The constant development of nanotechnology has facilitated significant improvements in the field of nonlinear optics. Metasurfaces and metamaterials, or nanostructured material systems, have allowed excellent control over a variety of linear and nonlinear optical processes, including manipulation of the amplitude, phase, and polarization of light. To facilitate this progress, there is an increasing demand for small footprint nonlinear material systems and metamaterial designs that offer diverse functionalities. Here, we demonstrate that this demand can be satisfied by utilizing the family of two-dimensional materials and more specifically graphene. In this work, we take advantage of the exceptionally large nonlinearity of graphene and demonstrate simultaneous dynamic control over the polarization state and nonlinear conversion efficiency of the third harmonic emission via the coherent excitation of localized surface plasmons in nanopatterned graphene rectangular arrays.

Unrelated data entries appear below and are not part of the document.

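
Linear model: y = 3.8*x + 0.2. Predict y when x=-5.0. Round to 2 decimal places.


y = 3.8 * -5.0 + (0.2)
= -19.0 + (0.2)
= -18.80

-18.80


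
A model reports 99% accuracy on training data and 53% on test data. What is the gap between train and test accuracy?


Gap = train_accuracy - test_accuracy
= 99 - 53
= 46%
This large gap strongly indicates overfitting.

46


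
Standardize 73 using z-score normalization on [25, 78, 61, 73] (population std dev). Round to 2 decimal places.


Mean = (25 + 78 + 61 + 73) / 4 = 59.25
Variance = sum((x_i - mean)^2) / n = 429.1875
Std = sqrt(429.1875) = 20.7168
Z = (x - mean) / std
= (73 - 59.25) / 20.7168
= 13.75 / 20.7168
= 0.66

0.66


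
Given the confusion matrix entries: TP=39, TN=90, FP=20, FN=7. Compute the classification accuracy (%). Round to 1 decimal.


Accuracy = (TP + TN) / (TP + TN + FP + FN) * 100
= (39 + 90) / (39 + 90 + 20 + 7)
= 129 / 156
= 0.8269
= 82.7%

82.7


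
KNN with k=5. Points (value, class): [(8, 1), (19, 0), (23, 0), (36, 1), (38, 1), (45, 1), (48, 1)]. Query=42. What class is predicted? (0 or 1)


Distances from query 42:
Point 45 (class 1): distance = 3
Point 38 (class 1): distance = 4
Point 36 (class 1): distance = 6
Point 48 (class 1): distance = 6
Point 23 (class 0): distance = 19
K=5 nearest neighbors: classes = [1, 1, 1, 1, 0]
Votes for class 1: 4 / 5
Majority vote => class 1

1


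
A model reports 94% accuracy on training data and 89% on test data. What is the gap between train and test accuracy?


Gap = train_accuracy - test_accuracy
= 94 - 89
= 5%
This moderate gap may indicate mild overfitting.

5


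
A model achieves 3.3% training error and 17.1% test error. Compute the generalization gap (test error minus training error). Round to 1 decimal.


Generalization gap = test_error - train_error
= 17.1 - 3.3
= 13.8%
A large gap suggests overfitting.

13.8


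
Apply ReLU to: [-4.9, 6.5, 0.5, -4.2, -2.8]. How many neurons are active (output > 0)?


ReLU(x) = max(0, x) for each element:
ReLU(-4.9) = 0
ReLU(6.5) = 6.5
ReLU(0.5) = 0.5
ReLU(-4.2) = 0
ReLU(-2.8) = 0
Active neurons (>0): 2

2


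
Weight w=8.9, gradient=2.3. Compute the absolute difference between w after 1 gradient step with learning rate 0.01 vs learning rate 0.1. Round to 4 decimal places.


With lr=0.01: w_new = 8.9 - 0.01 * 2.3 = 8.877
With lr=0.1: w_new = 8.9 - 0.1 * 2.3 = 8.67
Absolute difference = |8.877 - 8.67|
= 0.2070

0.2070


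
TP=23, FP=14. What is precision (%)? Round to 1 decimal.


Precision = TP / (TP + FP) * 100
= 23 / (23 + 14)
= 23 / 37
= 0.6216
= 62.2%

62.2


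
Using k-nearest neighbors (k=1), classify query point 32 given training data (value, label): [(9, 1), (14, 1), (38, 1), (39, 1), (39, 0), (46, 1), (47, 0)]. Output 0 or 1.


Distances from query 32:
Point 38 (class 1): distance = 6
K=1 nearest neighbors: classes = [1]
Votes for class 1: 1 / 1
Majority vote => class 1

1


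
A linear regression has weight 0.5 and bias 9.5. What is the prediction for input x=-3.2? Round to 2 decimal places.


y = 0.5 * -3.2 + (9.5)
= -1.6 + (9.5)
= 7.90

7.90


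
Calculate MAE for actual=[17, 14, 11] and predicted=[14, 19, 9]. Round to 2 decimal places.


Absolute errors: [3, 5, 2]
Sum of absolute errors = 10
MAE = 10 / 3 = 3.33

3.33


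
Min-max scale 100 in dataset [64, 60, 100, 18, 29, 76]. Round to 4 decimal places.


Min = 18, Max = 100
Range = 100 - 18 = 82
Scaled = (x - min) / (max - min)
= (100 - 18) / 82
= 82 / 82
= 1.0000

1.0000


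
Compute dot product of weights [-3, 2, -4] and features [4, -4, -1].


Element-wise products:
-3 * 4 = -12
2 * -4 = -8
-4 * -1 = 4
Sum = -12 + -8 + 4
= -16

-16


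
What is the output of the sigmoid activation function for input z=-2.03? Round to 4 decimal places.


sigmoid(z) = 1 / (1 + exp(-z))
exp(-(-2.03)) = exp(2.03) = 7.6141
1 + 7.6141 = 8.6141
1 / 8.6141 = 0.1161

0.1161


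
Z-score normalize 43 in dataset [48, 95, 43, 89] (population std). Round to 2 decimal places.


Mean = (48 + 95 + 43 + 89) / 4 = 68.75
Variance = sum((x_i - mean)^2) / n = 548.1875
Std = sqrt(548.1875) = 23.4134
Z = (x - mean) / std
= (43 - 68.75) / 23.4134
= -25.75 / 23.4134
= -1.10

-1.10


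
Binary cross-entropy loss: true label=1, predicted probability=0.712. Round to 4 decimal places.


For y=1: Loss = -log(p)
= -log(0.712)
= -(-0.3397)
= 0.3397

0.3397


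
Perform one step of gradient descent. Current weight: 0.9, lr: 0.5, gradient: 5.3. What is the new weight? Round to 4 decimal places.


w_new = w_old - lr * gradient
= 0.9 - 0.5 * 5.3
= 0.9 - (2.65)
= -1.7500

-1.7500


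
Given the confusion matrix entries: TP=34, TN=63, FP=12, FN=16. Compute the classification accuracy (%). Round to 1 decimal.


Accuracy = (TP + TN) / (TP + TN + FP + FN) * 100
= (34 + 63) / (34 + 63 + 12 + 16)
= 97 / 125
= 0.776
= 77.6%

77.6


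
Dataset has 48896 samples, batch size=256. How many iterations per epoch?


Iterations per epoch = dataset_size / batch_size
= 48896 / 256
= 191

191


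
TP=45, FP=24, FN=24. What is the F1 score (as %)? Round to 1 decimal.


Precision = TP / (TP + FP) = 45 / 69 = 0.6522
Recall = TP / (TP + FN) = 45 / 69 = 0.6522
F1 = 2 * P * R / (P + R)
= 2 * 0.6522 * 0.6522 / (0.6522 + 0.6522)
= 0.8507 / 1.3043
= 0.6522
As percentage: 65.2%

65.2


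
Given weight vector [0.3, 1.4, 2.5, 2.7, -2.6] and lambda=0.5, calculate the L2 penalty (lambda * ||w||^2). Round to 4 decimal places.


Squaring each weight:
0.3^2 = 0.09
1.4^2 = 1.96
2.5^2 = 6.25
2.7^2 = 7.29
(-2.6)^2 = 6.76
Sum of squares = 22.35
Penalty = 0.5 * 22.35 = 11.1750

11.1750


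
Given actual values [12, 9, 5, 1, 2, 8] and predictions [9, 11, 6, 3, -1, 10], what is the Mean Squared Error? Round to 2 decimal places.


Differences: [3, -2, -1, -2, 3, -2]
Squared errors: [9, 4, 1, 4, 9, 4]
Sum of squared errors = 31
MSE = 31 / 6 = 5.17

5.17


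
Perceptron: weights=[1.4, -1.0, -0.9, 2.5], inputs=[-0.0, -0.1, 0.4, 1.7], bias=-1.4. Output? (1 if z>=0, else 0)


z = w . x + b
= 1.4*-0.0 + -1.0*-0.1 + -0.9*0.4 + 2.5*1.7 + -1.4
= -0.0 + 0.1 + -0.36 + 4.25 + -1.4
= 3.99 + -1.4
= 2.59
Since z = 2.59 >= 0, output = 1

1


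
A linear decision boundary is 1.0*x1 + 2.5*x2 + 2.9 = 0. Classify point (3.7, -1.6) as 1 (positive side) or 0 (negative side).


Compute 1.0 * 3.7 + 2.5 * -1.6 + 2.9
= 3.7 + -4.0 + 2.9
= 2.6
Since 2.6 >= 0, the point is on the positive side.

1


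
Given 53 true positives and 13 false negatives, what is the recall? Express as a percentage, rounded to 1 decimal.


Recall = TP / (TP + FN) * 100
= 53 / (53 + 13)
= 53 / 66
= 0.803
= 80.3%

80.3


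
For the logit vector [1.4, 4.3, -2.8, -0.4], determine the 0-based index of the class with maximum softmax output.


Softmax is a monotonic transformation, so it preserves the argmax.
We need to find the index of the maximum logit.
Index 0: 1.4
Index 1: 4.3
Index 2: -2.8
Index 3: -0.4
Maximum logit = 4.3 at index 1

1


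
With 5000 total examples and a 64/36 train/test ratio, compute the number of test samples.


Train samples = 5000 * 64% = 3200
Test samples = 5000 - 3200
= 1800

1800


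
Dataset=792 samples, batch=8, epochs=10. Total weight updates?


Iterations per epoch = 792 / 8 = 99
Total updates = iterations_per_epoch * epochs
= 99 * 10
= 990

990


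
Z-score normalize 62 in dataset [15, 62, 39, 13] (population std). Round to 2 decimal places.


Mean = (15 + 62 + 39 + 13) / 4 = 32.25
Variance = sum((x_i - mean)^2) / n = 399.6875
Std = sqrt(399.6875) = 19.9922
Z = (x - mean) / std
= (62 - 32.25) / 19.9922
= 29.75 / 19.9922
= 1.49

1.49


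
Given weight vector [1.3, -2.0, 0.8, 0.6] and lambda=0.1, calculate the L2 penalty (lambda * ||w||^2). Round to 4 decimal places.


Squaring each weight:
1.3^2 = 1.69
(-2.0)^2 = 4.0
0.8^2 = 0.64
0.6^2 = 0.36
Sum of squares = 6.69
Penalty = 0.1 * 6.69 = 0.6690

0.6690


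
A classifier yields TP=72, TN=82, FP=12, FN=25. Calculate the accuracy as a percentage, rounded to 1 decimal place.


Accuracy = (TP + TN) / (TP + TN + FP + FN) * 100
= (72 + 82) / (72 + 82 + 12 + 25)
= 154 / 191
= 0.8063
= 80.6%

80.6


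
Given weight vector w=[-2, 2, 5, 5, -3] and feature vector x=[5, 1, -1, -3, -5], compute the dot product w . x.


Element-wise products:
-2 * 5 = -10
2 * 1 = 2
5 * -1 = -5
5 * -3 = -15
-3 * -5 = 15
Sum = -10 + 2 + -5 + -15 + 15
= -13

-13


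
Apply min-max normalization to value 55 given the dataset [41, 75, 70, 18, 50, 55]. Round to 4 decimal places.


Min = 18, Max = 75
Range = 75 - 18 = 57
Scaled = (x - min) / (max - min)
= (55 - 18) / 57
= 37 / 57
= 0.6491

0.6491


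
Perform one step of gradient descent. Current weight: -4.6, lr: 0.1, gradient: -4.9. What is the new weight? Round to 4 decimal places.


w_new = w_old - lr * gradient
= -4.6 - 0.1 * -4.9
= -4.6 - (-0.49)
= -4.1100

-4.1100


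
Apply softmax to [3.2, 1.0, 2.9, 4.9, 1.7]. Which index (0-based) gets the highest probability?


Softmax is a monotonic transformation, so it preserves the argmax.
We need to find the index of the maximum logit.
Index 0: 3.2
Index 1: 1.0
Index 2: 2.9
Index 3: 4.9
Index 4: 1.7
Maximum logit = 4.9 at index 3

3


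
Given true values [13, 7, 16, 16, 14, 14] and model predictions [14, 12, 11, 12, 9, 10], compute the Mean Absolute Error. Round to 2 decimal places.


Absolute errors: [1, 5, 5, 4, 5, 4]
Sum of absolute errors = 24
MAE = 24 / 6 = 4.00

4.00


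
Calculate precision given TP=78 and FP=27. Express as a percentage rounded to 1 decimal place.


Precision = TP / (TP + FP) * 100
= 78 / (78 + 27)
= 78 / 105
= 0.7429
= 74.3%

74.3


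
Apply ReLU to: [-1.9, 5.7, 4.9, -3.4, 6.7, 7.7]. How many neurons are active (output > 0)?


ReLU(x) = max(0, x) for each element:
ReLU(-1.9) = 0
ReLU(5.7) = 5.7
ReLU(4.9) = 4.9
ReLU(-3.4) = 0
ReLU(6.7) = 6.7
ReLU(7.7) = 7.7
Active neurons (>0): 4

4


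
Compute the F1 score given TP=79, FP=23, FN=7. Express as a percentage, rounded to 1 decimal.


Precision = TP / (TP + FP) = 79 / 102 = 0.7745
Recall = TP / (TP + FN) = 79 / 86 = 0.9186
F1 = 2 * P * R / (P + R)
= 2 * 0.7745 * 0.9186 / (0.7745 + 0.9186)
= 1.4229 / 1.6931
= 0.8404
As percentage: 84.0%

84.0


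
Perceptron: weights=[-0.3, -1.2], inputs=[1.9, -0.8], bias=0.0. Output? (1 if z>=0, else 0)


z = w . x + b
= -0.3*1.9 + -1.2*-0.8 + 0.0
= -0.57 + 0.96 + 0.0
= 0.39 + 0.0
= 0.39
Since z = 0.39 >= 0, output = 1

1


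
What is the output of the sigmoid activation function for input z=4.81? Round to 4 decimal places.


sigmoid(z) = 1 / (1 + exp(-z))
exp(-(4.81)) = exp(-4.81) = 0.0081
1 + 0.0081 = 1.0081
1 / 1.0081 = 0.9919

0.9919


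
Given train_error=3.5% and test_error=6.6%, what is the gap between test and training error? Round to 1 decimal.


Generalization gap = test_error - train_error
= 6.6 - 3.5
= 3.1%
A moderate gap.

3.1


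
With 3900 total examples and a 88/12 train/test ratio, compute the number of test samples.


Train samples = 3900 * 88% = 3432
Test samples = 3900 - 3432
= 468

468


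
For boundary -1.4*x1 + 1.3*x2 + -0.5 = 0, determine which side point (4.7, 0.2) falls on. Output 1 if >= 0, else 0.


Compute -1.4 * 4.7 + 1.3 * 0.2 + -0.5
= -6.58 + 0.26 + -0.5
= -6.82
Since -6.82 < 0, the point is on the negative side.

0


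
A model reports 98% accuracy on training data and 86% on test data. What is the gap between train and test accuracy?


Gap = train_accuracy - test_accuracy
= 98 - 86
= 12%
This gap suggests the model is overfitting.

12


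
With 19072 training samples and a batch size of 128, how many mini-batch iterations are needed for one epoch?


Iterations per epoch = dataset_size / batch_size
= 19072 / 128
= 149

149


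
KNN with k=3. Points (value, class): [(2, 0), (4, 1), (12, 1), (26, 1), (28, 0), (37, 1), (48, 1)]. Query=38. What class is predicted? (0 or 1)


Distances from query 38:
Point 37 (class 1): distance = 1
Point 28 (class 0): distance = 10
Point 48 (class 1): distance = 10
K=3 nearest neighbors: classes = [1, 0, 1]
Votes for class 1: 2 / 3
Majority vote => class 1

1


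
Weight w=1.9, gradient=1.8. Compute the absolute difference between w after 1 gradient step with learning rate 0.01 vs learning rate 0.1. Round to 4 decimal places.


With lr=0.01: w_new = 1.9 - 0.01 * 1.8 = 1.882
With lr=0.1: w_new = 1.9 - 0.1 * 1.8 = 1.72
Absolute difference = |1.882 - 1.72|
= 0.1620

0.1620


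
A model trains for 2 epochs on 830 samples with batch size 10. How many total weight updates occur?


Iterations per epoch = 830 / 10 = 83
Total updates = iterations_per_epoch * epochs
= 83 * 2
= 166

166


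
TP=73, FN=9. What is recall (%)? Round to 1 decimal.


Recall = TP / (TP + FN) * 100
= 73 / (73 + 9)
= 73 / 82
= 0.8902
= 89.0%

89.0


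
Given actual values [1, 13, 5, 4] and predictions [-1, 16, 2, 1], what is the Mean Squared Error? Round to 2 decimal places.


Differences: [2, -3, 3, 3]
Squared errors: [4, 9, 9, 9]
Sum of squared errors = 31
MSE = 31 / 4 = 7.75

7.75


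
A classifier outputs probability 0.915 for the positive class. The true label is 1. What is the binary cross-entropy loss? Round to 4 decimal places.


For y=1: Loss = -log(p)
= -log(0.915)
= -(-0.0888)
= 0.0888

0.0888


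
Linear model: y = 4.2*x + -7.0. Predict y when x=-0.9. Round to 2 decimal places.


y = 4.2 * -0.9 + (-7.0)
= -3.78 + (-7.0)
= -10.78

-10.78


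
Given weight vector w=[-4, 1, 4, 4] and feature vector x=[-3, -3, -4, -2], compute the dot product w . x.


Element-wise products:
-4 * -3 = 12
1 * -3 = -3
4 * -4 = -16
4 * -2 = -8
Sum = 12 + -3 + -16 + -8
= -15

-15


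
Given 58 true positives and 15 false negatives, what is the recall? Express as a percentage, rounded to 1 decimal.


Recall = TP / (TP + FN) * 100
= 58 / (58 + 15)
= 58 / 73
= 0.7945
= 79.5%

79.5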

Using finite-difference time-domain simulations and through electrostatic control over the Fermi level in graphene, we demonstrate broadband dynamic tuning between linear and circular polarization states for the third harmonic emission. The proposed method is not limited to third harmonic emission and is applicable to different nonlinear optical processes. As a result, the proposed metasurface constitutes an outstanding platform for commercially viable, CMOS-compatible, room-temperature devices for nonlinear conversion applications.